Prozess:Streit um Penis-Amputation

  • Sebastian S. hat als Folge eines septischen Schocks seinen linken Unterschenkel verloren - und ihm musste der Penis amputiert werden.
  • Der Richter am Oberlandesgericht München zeigt sich vom Schicksal des jungen Mannes zwar erschüttert, weist aber dessen Klage auf Zahlung von 500 000 Euro Schmerzensgeld ab. Es gebe keinen Hinweis auf einen ärztlichen Behandlungsfehler.

Von Dietrich Mittler

Noch bevor am Donnerstag die Verhandlung vor dem Oberlandesgericht München beginnt, macht sich Sebastian S. aus Rosenheim keine Illusionen: "Das wird heute nichts", sagt er. Diese Vorahnung bestätigt sich nur wenige Minuten später. Der Vorsitzende Richter Thomas Steiner kommt rasch zum Punkt: "Es gibt keinen Hinweis auf ärztliche Behandlungsfehler und damit auch keinen Grund, dem Arzt vorzuwerfen, er habe den Kläger falsch behandelt." Gleichwohl, so gibt Steiner zu erkennen, erschüttere ihn das Schicksal des Klägers sehr. Sebastian S. hat als Folge eines septischen Schocks nicht nur seinen linken Unterschenkel verloren, auch am rechten Bein wurde Gewebe zerstört - und ihm musste der Penis amputiert werden.

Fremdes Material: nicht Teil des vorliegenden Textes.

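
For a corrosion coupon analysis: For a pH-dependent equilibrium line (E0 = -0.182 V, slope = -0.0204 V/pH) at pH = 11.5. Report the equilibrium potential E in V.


Apply the Pourbaix line equation: E = E0 + slope*pH
E = -0.182 + (-0.0204)*11.5 = -0.182 + (-0.2346) = -0.4166 V
Rounded to 4 decimal places: E = -0.4166 V

-0.4166 V


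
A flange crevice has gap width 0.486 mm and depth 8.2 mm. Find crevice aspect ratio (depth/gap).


Aspect ratio = depth / gap
Ratio = 8.2 / 0.486 = 16.9

16.9


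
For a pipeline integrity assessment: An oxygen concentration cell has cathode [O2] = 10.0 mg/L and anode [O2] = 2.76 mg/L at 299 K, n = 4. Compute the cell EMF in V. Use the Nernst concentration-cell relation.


Apply the Nernst concentration-cell relation: E = (RT/nF)*ln(C_cathode/C_anode)
RT/nF = 8.314*299/(4*96485) = 0.00644112 V
ln(10.0/2.76) = 1.28735
E = 0.00644112 * 1.28735 = 0.00829 V

0.00829 V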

Der junge Mann war 2009 kurz vor Ostern mit Schmerzen zu einem in Rosenheim niedergelassenen Urologen gegangen. Dem Arzt wirft er bis zum heutigen Tag vor, er habe die Schwere seiner Erkrankung nicht erkannt. Fest steht: Nach unerträglichen Schmerzen in der Nacht ging S. zu einem anderen Urologen, der ihn in eine Klinik überwies, und kurz darauf ging es um Leben oder Tod. Körpergewebe starb ab, und es entwickelte sich, wie das Oberlandesgericht es zusammenfasste, "ein septischer Schock, eine Pneumonie des rechten Unterlappens, eine schwere Gerinnungsstörung, Nierenversagen".

Die Ärzte mussten angesichts der lebensbedrohlichen Situation sofort und drastisch reagieren, und danach war Sebastian S. ein gebrochener Mann - einer der im Rollstuhl sitzt und kaum mehr Lebensfreude empfand. Frühere Freunde - und der passionierte Motorradfahrer hatte vor dem Horrorereignis gut 15 davon - wendeten sich von ihm ab. Auch seine damalige Verlobte, mit der er eine Tochter hat, verließ ihn.

Wie das Urteil zustande kam

Das alles, so sagt der Vorsitzende Richter am Donnerstag, sei ihm und seinen beiden Kolleginnen wohl bewusst, doch das ändere letztlich nichts an der Einschätzung des Gerichts, die sich vor allem auf die Dokumentation einer Gutachterin stützt. Und die kommt nun auch bei ihrer Zeugenaussage im Gerichtssaal zu dem Schluss, dem Rosenheimer Kollegen könne nicht vorgeworfen werden, er habe bei der Diagnostik Fehler gemacht - im Gegenteil habe er den Patienten sogar sehr umfangreich untersucht.

Sebastian S., der den Rosenheimer Urologen auf 500 000 Euro Schmerzensgeld verklagt hatte, sagt hingegen, sein Penis sei damals "bereits über mehrere Stunden geschwollen, bläulich verfärbt und druckschmerzhaft gewesen". Unmittelbar nach dem Arztbesuch habe er Freunden sein Geschlechtsteil gezeigt, und die könnten diesen Eindruck bestätigen. Die vom Gericht beauftragte Gutachterin kam jedoch zu völlig anderen Schlüssen. Selbst wenn der Rosenheimer Urologe auch noch eine Blutuntersuchung vorgenommen hätte, so hätte das zu keiner anderen Diagnose geführt.

Befangenheitsantrag gegen Gutachterin

Rechtsanwalt Stephan Rössler, der Sebastian S. vertritt, hatte in der ersten Verhandlung vor dem Oberlandesgericht noch einen Befangenheitsantrag gegen die Gutachterin gestellt. "Sie ist unserer Meinung nach parteiisch", argumentierte er. Das Gericht wies den Antrag ab, ordnete aber an, dass dieselbe Gutachterin vor der jetzigen Urteilsfindung noch weitere Untersuchungen durchführe.

Die änderten offensichtlich aber nichts an ihrer Einschätzung. Richter Steiner mahnte den Kläger, er solle sich mit den Ergebnissen dieser Beweisaufnahme abfinden: "Es ist irgendwann das Ende der Straße erreicht, und dem sollte man sich stellen", sagte er. Revision ließ das Gericht nicht zu.